A new agreement to rebuild the road network on the East Coast after Cyclone Gabrielle signed by Waka Kotahi, KiwiRail, Fulton Hogan and other existing maintenance contractors was announced by last week.
The Transport Recovery: East Coast Alliance will design and deliver road works on the state highway and rail networks over the coming years.
Funding from the National Land Transport Fund, which was topped up with an additional $250 million after the Cyclone, was used to cover the cost of emergency repairs. A further $275 was earmarked for work in Budget 2023, Waka Kotahi Acting Group General Manager Transport Services Robyn Elston said.
“This funding has allowed both Waka Kotahi and councils in affected areas to get on with repairs to both state highways and local roads to reconnect communities as soon as possible.”
An interim agreement was signed in April with the philosophy of ‘East Coast first’, in terms of how the work would be delivered, she said. This meant prioritising locally owned and operated contractors for delivery of works and local suppliers to support the regional supply chain recovery.
“The East Coast has a strong pool of hard-working, skilled, and experienced contractors, consultants, and businesses who understand both road building and the East Coast whenua …There are considerable opportunities for these businesses and the East Coast first approach gives them the confidence to invest in their people, in their machinery, and in their region.”
The Alliance is expected to be in place for several years.
KiwiRail had been on the ground doing repairs to reinstating and reopen key rail lines across the region. Programme Director Daniel Headmen said the alliance was another step in that process. KiwiRail was committed to the alliance and the region’s rebuild, he said.
“We are already using local sub-contractors, where we can, and are committed to continuing that effort as the rebuild progresses.”
Elston said that the signing last week was a considerable milestone, however there was more work ahead to get the state highway network in shape for current and future needs, including climate change resilience, as well as aspirations for new connection across the East Coast.
One road Wairoa locals have been keen on for a long time, is a new Wairoa to Napier road. The existing one is both very windy and very unsafe, locals say.
“The quality of roading on the East Coast is absolutely appalling. It has been neglected because it’s in the too hard basket,” beef farmer Alan Newton said. “The amount of produce that comes out of this region is a big contributor to the GDP of this country. It would benefit all of the people on the East Coast and change the entire dynamic. Gisborne also relies on this road.”
The existing road serviced about 70,000 people, from the southern tip of Gisborne to the top of Hicks Bay. There was no shortage of road tax taken between Wairoa and Napier every day to pay for such improvements, he said.

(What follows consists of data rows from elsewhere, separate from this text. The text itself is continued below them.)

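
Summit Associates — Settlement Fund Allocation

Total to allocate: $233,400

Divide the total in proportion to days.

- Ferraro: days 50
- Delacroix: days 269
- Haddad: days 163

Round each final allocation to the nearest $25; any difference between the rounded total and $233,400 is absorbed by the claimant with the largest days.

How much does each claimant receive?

Ferraro: $24,200 · Delacroix: $130,275 · Haddad: $78,925

Combined days = 482.
Pro-rata amounts: Ferraro 50/482 × $233,400 = 24,211.62; Delacroix 269/482 × $233,400 = 130,258.51; Haddad 163/482 × $233,400 = 78,929.88.
After rounding ($25): Ferraro $24,200; Delacroix $130,250; Haddad $78,925. Sum = $233,375.
Difference $233,400 − $233,375 = +$25 applied to largest days (Delacroix): Delacroix becomes $130,275.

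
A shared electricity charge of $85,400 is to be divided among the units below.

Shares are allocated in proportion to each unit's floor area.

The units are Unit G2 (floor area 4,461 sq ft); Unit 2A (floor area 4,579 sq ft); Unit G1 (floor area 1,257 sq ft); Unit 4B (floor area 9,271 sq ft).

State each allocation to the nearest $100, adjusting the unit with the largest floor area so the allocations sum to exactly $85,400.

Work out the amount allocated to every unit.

Sum of floor area: 19,568.
Unrounded shares: Unit G2 4,461/19,568 × $85,400 = 19,469.00; Unit 2A 4,579/19,568 × $85,400 = 19,983.98; Unit G1 1,257/19,568 × $85,400 = 5,485.89; Unit 4B 9,271/19,568 × $85,400 = 40,461.13.
After rounding ($100): Unit G2 $19,500; Unit 2A $20,000; Unit G1 $5,500; Unit 4B $40,500. Sum = $85,500.
Difference $85,400 − $85,500 = −$100 applied to largest floor area (Unit 4B): Unit 4B becomes $40,400.

Unit G2: $19,500 | Unit 2A: $20,000 | Unit G1: $5,500 | Unit 4B: $40,400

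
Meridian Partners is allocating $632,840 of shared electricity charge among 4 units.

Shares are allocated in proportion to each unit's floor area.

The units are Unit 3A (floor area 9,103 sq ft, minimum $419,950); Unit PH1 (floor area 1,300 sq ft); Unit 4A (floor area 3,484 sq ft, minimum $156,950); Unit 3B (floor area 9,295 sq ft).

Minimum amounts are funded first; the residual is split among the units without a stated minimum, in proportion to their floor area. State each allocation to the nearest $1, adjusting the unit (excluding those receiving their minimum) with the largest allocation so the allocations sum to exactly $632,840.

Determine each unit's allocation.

Unit 3A: $419,950 | Unit PH1: $6,864 | Unit 4A: $156,950 | Unit 3B: $49,076

Minimums first: Unit 3A $419,950; Unit 4A $156,950. Residual $55,940.
Residual split over remaining floor area 10,595: Unit PH1 6,863.80 → $6,864; Unit 3B 49,076.20 → $49,076.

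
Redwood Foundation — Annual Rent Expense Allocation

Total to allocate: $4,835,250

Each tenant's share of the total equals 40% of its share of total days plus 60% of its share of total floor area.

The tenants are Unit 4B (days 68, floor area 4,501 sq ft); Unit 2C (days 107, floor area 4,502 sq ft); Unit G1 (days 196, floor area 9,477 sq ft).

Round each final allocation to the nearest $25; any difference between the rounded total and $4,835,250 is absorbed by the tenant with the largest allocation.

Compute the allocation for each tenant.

Unit 4B: $1,061,100 · Unit 2C: $1,264,575 · Unit G1: $2,509,575

Totals — days 371, floor area 18,480.
Composite weights (40% days + 60% floor area): Unit 4B 0.2195; Unit 2C 0.2615; Unit G1 0.5190.
Proportional shares: Unit 4B 1,061,103.97; Unit 2C 1,264,576.05; Unit G1 2,509,569.99.
After rounding ($25): Unit 4B $1,061,100; Unit 2C $1,264,575; Unit G1 $2,509,575. Sum = $4,835,250.
Rounded total matches; no reconciliation needed.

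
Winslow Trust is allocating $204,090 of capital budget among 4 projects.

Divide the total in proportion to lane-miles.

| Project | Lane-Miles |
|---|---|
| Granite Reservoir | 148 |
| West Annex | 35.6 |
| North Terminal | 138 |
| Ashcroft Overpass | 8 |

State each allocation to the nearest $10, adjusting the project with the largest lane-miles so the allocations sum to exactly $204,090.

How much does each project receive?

Combined lane-miles = 329.6.
Proportional shares: Granite Reservoir 148/329.6 × $204,090 = 91,642.35; West Annex 35.6/329.6 × $204,090 = 22,043.70; North Terminal 138/329.6 × $204,090 = 85,450.30; Ashcroft Overpass 8/329.6 × $204,090 = 4,953.64.
At nearest $10: Granite Reservoir $91,640; West Annex $22,040; North Terminal $85,450; Ashcroft Overpass $4,950. Sum = $204,080.
Difference $204,090 − $204,080 = +$10 applied to largest lane-miles (Granite Reservoir): Granite Reservoir becomes $91,650.

Granite Reservoir: $91,650; West Annex: $22,040; North Terminal: $85,450; Ashcroft Overpass: $4,950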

Newton said it could even help the gang issue, because a decent, straighter road, that could get people between the two towns in a shorter time would provide economic opportunities. People could commute both ways, he said.
A Waka Kotahi spokesman said the agency was currently finalising its Resilience Strategic Response projects for Tairāwhiti, Wairoa and Hawke’s Bay and there was a “preferred programme of work” for the state high way network in the region.
This project is to make it safer and less likely to suffer closures, as well as more accessible by making travel times more consistent for drivers. It’s part of a package of projects in the Tairāwhiti region that have been identified for enabling economic growth in the region.
The realignment project will include 3.9 kms of new road and a 160 metre long arch bridge, approximately 60 metres above the Waikari River. Resource consent was applied for in May.
“For each state highway there is a range of potential work activities from minor resilience works such as retaining walls and enlarged culverts through to significant works such as bypassing sections of the existing network. One project we are already moving forward with is the Waikare Gorge realignment.
“Waka Kotahi is working with Ministry of Transport and Treasury around the preferred programmes and potential funding requirements. Once funding has been announced we will be able to provide further detail on the exact scope of works and how this will staged over the coming years.”
More investigation was needed for much of the future works, along with planning and community engagement before works could begin. More information would be shared about the recovery planning as things progressed, he said.